France: fin de l’obligation du devoir conjugal dans le mariage
En France, l’Assemblée nationale a voté à l’unanimité, le mercredi 28 janvier 2026 à Paris, une proposition de loi supprimant toute référence au « devoir conjugal » dans le mariage. Le texte, porté par des députés transpartisans, vise à prévenir les violences sexuelles au sein du couple et attend désormais l’examen du Sénat.
C’est une avancée juridique et sociétale majeure. Les députés français ont définitivement levé une ambiguïté ancienne du droit matrimonial en affirmant clairement que le mariage n’impose aucune obligation de relations sexuelles entre époux. Par ce vote unanime, l’Assemblée nationale entend mettre un terme à une interprétation qui a longtemps nourri l’idée d’un prétendu « devoir conjugal ».
Dans le Code civil, le mariage repose sur des obligations bien définies : fidélité, secours, assistance et communauté de vie. Aucune de ces dispositions ne prévoit l’obligation d’une vie sexuelle.
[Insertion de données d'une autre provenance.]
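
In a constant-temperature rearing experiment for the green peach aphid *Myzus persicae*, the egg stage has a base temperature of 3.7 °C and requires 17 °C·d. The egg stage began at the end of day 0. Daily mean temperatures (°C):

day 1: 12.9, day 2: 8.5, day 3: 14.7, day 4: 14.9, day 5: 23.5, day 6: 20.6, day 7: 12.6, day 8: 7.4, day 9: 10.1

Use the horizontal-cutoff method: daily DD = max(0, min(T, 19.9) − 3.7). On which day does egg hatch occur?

Daily DD above 3.7 °C (capped at 16.2): 9.2, 4.8, 11.0, 11.2, 16.2, 16.2, 8.9, 3.7, 6.4.
Cumulative: 9.2, 14.0, 25.0, 36.2, 52.4, 68.6, 77.5, 81.2, 87.6.
The total first reaches 17 DD on day 3.

day 3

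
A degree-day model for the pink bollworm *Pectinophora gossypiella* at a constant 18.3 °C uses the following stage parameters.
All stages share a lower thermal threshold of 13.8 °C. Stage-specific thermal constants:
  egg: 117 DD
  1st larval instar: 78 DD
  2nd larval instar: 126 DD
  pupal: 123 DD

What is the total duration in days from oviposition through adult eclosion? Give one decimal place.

98.7 days

Daily accumulation at 18.3 °C = 18.3 − 13.8 = 4.5 DD/day.
Total K = 117 + 78 + 126 + 123 = 444 DD.
Total duration = 444 / 4.5 = 98.667 ≈ 98.7 days.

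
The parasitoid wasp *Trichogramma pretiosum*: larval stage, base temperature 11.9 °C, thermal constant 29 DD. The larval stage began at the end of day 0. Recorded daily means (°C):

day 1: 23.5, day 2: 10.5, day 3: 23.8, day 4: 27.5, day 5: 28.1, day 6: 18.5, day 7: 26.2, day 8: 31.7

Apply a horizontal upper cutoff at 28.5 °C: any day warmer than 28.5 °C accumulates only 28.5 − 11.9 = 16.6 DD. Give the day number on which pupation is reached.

Daily DD above 11.9 °C (capped at 16.6): 11.6, 0.0, 11.9, 15.6, 16.2, 6.6, 14.3, 16.6.
Cumulative: 11.6, 11.6, 23.5, 39.1, 55.3, 61.9, 76.2, 92.8.
The total first reaches 29 DD on day 4.

day 4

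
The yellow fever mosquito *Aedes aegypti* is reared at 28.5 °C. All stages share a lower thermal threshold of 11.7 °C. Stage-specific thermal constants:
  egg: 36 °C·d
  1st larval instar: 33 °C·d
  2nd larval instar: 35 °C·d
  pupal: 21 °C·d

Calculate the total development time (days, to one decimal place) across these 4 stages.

Daily accumulation at 28.5 °C = 28.5 − 11.7 = 16.8 DD/day.
Total K = 36 + 33 + 35 + 21 = 125 DD.
Total duration = 125 / 16.8 = 7.440 ≈ 7.4 days.

7.4 days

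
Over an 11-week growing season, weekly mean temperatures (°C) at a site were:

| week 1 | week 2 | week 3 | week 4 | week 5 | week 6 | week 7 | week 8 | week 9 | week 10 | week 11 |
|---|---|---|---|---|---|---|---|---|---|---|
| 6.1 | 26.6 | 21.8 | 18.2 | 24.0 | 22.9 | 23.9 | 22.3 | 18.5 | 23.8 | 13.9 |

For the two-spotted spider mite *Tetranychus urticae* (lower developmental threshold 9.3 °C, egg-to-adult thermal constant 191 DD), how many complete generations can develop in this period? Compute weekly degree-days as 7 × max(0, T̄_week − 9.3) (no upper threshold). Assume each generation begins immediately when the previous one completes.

4 generations

Weekly DD (7 × max(0, T̄ − 9.3)): 0.0, 121.1, 87.5, 62.3, 102.9, 95.2, 102.2, 91.0, 64.4, 101.5, 32.2.
Season total = 860.3 DD.
Complete generations = ⌊860.3 / 191⌋ = 4.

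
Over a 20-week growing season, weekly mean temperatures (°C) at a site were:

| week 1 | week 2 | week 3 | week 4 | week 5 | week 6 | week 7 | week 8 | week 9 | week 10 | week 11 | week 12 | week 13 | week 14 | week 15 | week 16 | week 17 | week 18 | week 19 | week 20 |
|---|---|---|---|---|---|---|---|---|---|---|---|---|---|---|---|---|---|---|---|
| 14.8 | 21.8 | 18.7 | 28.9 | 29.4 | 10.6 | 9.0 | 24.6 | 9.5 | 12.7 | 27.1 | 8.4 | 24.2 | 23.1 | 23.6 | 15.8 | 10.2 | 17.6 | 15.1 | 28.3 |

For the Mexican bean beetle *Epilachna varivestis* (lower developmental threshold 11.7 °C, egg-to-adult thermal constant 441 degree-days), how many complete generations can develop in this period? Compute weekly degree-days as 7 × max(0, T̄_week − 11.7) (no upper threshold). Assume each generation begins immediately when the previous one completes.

Weekly DD (7 × max(0, T̄ − 11.7)): 21.7, 70.7, 49.0, 120.4, 123.9, 0.0, 0.0, 90.3, 0.0, 7.0, 107.8, 0.0, 87.5, 79.8, 83.3, 28.7, 0.0, 41.3, 23.8, 116.2.
Season total = 1051.4 DD.
Complete generations = ⌊1051.4 / 441⌋ = 2.

2 generations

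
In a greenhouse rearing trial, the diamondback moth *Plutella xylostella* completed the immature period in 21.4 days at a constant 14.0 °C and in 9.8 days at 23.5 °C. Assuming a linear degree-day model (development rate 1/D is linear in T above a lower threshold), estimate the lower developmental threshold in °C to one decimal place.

6.0 °C

Under the model K = D·(T − T_b), so D₁·(T₁ − T_b) = D₂·(T₂ − T_b).
21.4·(14.0 − T_b) = 9.8·(23.5 − T_b)
T_b = (21.4·14.0 − 9.8·23.5) / (21.4 − 9.8) = 69.30 / 11.6 = 5.974 °C ≈ 6.0 °C.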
Pourtant, une jurisprudence ancienne assimilait parfois la communauté de vie à une « communauté de lit », ouvrant la voie à des décisions controversées, notamment en matière de divorce pour faute.
Cette clarification intervient dans le sillage d’une condamnation de la France par la Cour européenne des droits de l’homme (CEDH) en janvier 2025. La juridiction européenne avait alors estimé que le maintien implicite du « devoir conjugal » portait atteinte au droit au respect de la vie privée et au principe du consentement, après une affaire où une femme avait été jugée fautive pour avoir refusé des relations sexuelles à son époux.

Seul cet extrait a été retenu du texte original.